I'm not quite sure how to get it any faster, but studying these benchmarks might help. Most suggest that using innerHTML is the way to go, so perhaps I can figure out how to write my own version of Insertion.Bottom that's a bit more efficient.
* Insertion.Bottom is by far the worst name for a method I think anyone could come up with.
Inventing
Posted by Michael Buffington on August 11, 2006 at 11:07 PM
I think I've invented something of significant purpose for something I'm becoming ever more passionate about. But to help paint the picture, let's think about the hero who invented compression molding presses. Without this kind of machine there'd be no inner tubes, no melamine crockery and no brake pads. There'd be no bike riding, no green bean casserole, no stopping of massive vehicles. Read: mayhem.
But no one goes out and tries to invent things like this, it just sort of falls into place.
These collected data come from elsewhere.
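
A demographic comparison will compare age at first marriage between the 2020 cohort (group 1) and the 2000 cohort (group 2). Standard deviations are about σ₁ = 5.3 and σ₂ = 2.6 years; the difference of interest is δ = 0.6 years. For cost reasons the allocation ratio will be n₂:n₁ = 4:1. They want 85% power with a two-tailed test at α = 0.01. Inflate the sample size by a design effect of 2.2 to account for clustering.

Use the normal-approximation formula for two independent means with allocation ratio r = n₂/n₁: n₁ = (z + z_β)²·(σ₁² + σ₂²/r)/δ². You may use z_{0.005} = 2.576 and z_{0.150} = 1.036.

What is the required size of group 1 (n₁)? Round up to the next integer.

n₁ = (z_{α/2} + z_β)² · (σ₁² + σ₂²/r) / δ²
   = (2.576 + 1.036)² · (5.3² + 2.6²/4) / 0.6²
   = 13.0465 · (28.09 + 1.69) / 0.36
   = 13.0465 · 29.78 / 0.36
   = 1079.24
Design effect: 2.2 × 1079.24 = 2374.33.
Round up → n₁ = 2375; n₂ = r·n₁ = 4 × 2375 = 9500.

n₁ = 2375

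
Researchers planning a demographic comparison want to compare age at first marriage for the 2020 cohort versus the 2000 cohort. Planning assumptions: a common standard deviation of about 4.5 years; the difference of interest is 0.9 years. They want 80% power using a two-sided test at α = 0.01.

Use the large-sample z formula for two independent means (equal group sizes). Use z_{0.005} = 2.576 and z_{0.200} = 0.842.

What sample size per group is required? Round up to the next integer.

n = (z_{α/2} + z_β)² · (σ₁² + σ₂²) / δ²
  = (2.576 + 0.842)² · (2·4.5² = 40.5) / 0.9²
  = 11.6827 · 40.5 / 0.81
  = 584.14
Round up → n = 585 per group.

n = 585 per group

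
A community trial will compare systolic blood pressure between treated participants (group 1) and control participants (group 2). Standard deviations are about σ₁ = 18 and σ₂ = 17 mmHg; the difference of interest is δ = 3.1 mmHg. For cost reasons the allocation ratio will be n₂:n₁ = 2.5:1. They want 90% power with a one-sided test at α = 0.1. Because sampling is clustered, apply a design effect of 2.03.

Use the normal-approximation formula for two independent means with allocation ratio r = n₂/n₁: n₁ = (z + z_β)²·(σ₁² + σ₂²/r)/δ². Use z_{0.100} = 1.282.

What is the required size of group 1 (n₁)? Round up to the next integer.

n₁ = 611

n₁ = (z_α + z_β)² · (σ₁² + σ₂²/r) / δ²
   = (1.282 + 1.282)² · (18² + 17²/2.5) / 3.1²
   = 6.5741 · (324 + 115.6) / 9.61
   = 6.5741 · 439.6 / 9.61
   = 300.73
Design effect: 2.03 × 300.73 = 610.47.
Round up → n₁ = 611; n₂ = r·n₁ = 2.5 × 611 = 1528.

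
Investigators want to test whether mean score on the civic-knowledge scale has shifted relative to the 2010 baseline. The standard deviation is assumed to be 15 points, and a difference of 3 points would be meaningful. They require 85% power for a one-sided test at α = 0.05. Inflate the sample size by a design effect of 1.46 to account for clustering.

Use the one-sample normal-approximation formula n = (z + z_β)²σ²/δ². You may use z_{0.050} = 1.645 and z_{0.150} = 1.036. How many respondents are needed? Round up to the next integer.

n = (z_α + z_β)² · σ² / δ²
  = (1.645 + 1.036)² · 15² / 3²
  = 7.1878 · 225 / 9
  = 179.69
Design effect: 1.46 × 179.69 = 262.35.
Round up → n = 263.

n = 263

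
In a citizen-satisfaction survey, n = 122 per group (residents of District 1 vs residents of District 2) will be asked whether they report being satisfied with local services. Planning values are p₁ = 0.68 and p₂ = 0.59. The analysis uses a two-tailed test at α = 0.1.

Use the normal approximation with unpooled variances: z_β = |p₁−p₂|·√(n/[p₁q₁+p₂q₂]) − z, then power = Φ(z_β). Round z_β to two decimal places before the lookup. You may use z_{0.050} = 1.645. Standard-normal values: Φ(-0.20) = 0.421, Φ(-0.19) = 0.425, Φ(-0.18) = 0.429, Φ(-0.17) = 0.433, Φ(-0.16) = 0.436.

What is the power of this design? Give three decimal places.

Power ≈ 0.429

z_β = |p₁−p₂|·√(n/[p₁q₁+p₂q₂]) − z_{α/2}
    = 0.09 · √(122/0.4595) − 1.645
    = 0.09 · 16.2944 − 1.645
    = 1.4665 − 1.645 = -0.1785 → -0.18
Power = Φ(-0.18) = 0.429.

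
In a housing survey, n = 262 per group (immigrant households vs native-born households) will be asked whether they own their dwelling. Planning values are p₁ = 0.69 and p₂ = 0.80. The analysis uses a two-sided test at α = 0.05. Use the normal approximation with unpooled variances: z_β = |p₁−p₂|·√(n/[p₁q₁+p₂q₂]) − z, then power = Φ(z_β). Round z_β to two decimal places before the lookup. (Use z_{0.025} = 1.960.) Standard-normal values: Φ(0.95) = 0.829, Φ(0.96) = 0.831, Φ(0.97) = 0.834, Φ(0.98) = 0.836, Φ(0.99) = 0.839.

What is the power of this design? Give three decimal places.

z_β = |p₁−p₂|·√(n/[p₁q₁+p₂q₂]) − z_{α/2}
    = 0.11 · √(262/0.3739) − 1.960
    = 0.11 · 26.4712 − 1.960
    = 2.9118 − 1.960 = 0.9518 → 0.95
Power = Φ(0.95) = 0.829.

Power ≈ 0.829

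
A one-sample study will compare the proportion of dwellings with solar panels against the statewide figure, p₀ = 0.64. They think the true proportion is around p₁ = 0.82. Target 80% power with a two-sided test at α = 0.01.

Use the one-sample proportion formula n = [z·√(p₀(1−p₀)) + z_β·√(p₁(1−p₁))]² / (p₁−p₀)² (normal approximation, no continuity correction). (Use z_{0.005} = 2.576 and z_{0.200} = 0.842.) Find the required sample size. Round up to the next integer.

n = [z_{α/2}·√(p₀q₀) + z_β·√(p₁q₁)]² / (p₁ − p₀)²
  = [2.576·√(0.64·0.36) + 0.842·√(0.82·0.18)]² / (0.18)²
  = [2.576·0.4800 + 0.842·0.3842]² / 0.0324
  = [1.5600]² / 0.0324
  = 75.11
Round up → n = 76.

n = 76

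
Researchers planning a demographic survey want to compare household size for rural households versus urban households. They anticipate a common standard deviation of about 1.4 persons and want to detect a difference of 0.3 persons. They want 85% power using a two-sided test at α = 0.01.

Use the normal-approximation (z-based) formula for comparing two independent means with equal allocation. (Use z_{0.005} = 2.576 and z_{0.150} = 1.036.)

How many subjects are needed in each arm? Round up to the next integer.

n = (z_{α/2} + z_β)² · (σ₁² + σ₂²) / δ²
  = (2.576 + 1.036)² · (2·1.4² = 3.92) / 0.3²
  = 13.0465 · 3.92 / 0.09
  = 568.25
Round up → n = 569 per group.

n = 569 per group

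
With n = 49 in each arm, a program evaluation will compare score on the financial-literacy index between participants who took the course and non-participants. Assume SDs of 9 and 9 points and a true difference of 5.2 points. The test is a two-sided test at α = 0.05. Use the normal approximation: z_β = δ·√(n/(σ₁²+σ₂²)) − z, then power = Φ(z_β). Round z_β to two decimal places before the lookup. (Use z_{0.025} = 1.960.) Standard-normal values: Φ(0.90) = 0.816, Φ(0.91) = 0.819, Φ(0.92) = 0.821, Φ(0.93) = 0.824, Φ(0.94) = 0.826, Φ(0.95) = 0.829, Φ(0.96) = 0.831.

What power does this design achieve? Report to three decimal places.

Power ≈ 0.816

z_β = δ·√(n/(σ₁²+σ₂²)) − z_{α/2}
    = 5.2 · √(49/162) − 1.960
    = 5.2 · 0.54997 − 1.960
    = 2.8599 − 1.960 = 0.8999 → 0.90
Power = Φ(0.90) = 0.816.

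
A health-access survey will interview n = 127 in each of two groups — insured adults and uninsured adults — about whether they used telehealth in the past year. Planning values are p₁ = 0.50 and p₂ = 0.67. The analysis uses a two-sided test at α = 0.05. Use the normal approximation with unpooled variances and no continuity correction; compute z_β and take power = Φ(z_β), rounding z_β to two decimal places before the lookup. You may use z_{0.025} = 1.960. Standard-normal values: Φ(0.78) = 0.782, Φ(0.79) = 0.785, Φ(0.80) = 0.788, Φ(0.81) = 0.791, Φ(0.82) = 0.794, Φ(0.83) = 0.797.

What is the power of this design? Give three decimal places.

z_β = |p₁−p₂|·√(n/[p₁q₁+p₂q₂]) − z_{α/2}
    = 0.17 · √(127/0.4711) − 1.960
    = 0.17 · 16.4189 − 1.960
    = 2.7912 − 1.960 = 0.8312 → 0.83
Power = Φ(0.83) = 0.797.

Power ≈ 0.797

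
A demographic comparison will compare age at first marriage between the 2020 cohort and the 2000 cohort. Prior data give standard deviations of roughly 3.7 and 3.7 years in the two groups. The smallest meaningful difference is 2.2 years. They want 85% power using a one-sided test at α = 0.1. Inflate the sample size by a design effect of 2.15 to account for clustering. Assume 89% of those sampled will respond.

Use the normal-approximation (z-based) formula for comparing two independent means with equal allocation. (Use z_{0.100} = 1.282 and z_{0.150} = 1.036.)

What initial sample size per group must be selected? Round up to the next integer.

n = 74 per group

n = (z_α + z_β)² · (σ₁² + σ₂²) / δ²
  = (1.282 + 1.036)² · (3.7² + 3.7² = 27.38) / 2.2²
  = 5.3731 · 27.38 / 4.84
  = 30.40
Design effect: 2.15 × 30.40 = 65.35.
Adjust for 89% response: 65.35 / 0.89 = 73.43.
Round up → n = 74 per group.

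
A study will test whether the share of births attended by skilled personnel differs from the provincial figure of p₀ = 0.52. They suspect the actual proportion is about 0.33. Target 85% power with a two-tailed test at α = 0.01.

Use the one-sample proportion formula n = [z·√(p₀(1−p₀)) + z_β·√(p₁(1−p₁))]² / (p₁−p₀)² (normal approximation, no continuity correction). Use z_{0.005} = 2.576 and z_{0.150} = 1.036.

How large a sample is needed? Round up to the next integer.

n = 88

n = [z_{α/2}·√(p₀q₀) + z_β·√(p₁q₁)]² / (p₁ − p₀)²
  = [2.576·√(0.52·0.48) + 1.036·√(0.33·0.67)]² / (-0.19)²
  = [2.576·0.4996 + 1.036·0.4702]² / 0.0361
  = [1.7741]² / 0.0361
  = 87.19
Round up → n = 88.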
You need something to press the hell out of some bits of material, so you make something to do it, and you refine it, and with enough iterations you end up with some massive device with blinking lights and pressure gauges that can squeeze out a conveyor belt while you eat a Baby Ruth.
I've been doing the same thing with casually played massive multiplayer games. I keep finding the need for tools, and I keep building new things because I think I'm the only one daft enough to try and do this. But I have the same itch that the guy who needed to press the hell out of something had. I'm _compelled_ to do things like build programmatic routines that let me efficiently blit an isometric perspective tile map with depth sorting using just CSS and HTML. And while they're not yet perfect, they're a preview of what's to come.
Consider this example of depth sorting. It's not perfect, but it's a tool I really need for a new game I'm working on. Find the "North, South, East" and "West" links to see the red cube move around. There's no real magic going on here, but it took a lot of trial and error to determine the best way to pull it off, much like I'm sure the compression molders so near and dear to all of our hearts took.
I can only hope that I'll be able to make the work that I'm doing now to build rudimentary tools will become just as important, even if just indirectly, to what we do on the Internet as the compression molder is to baby bottle nipples.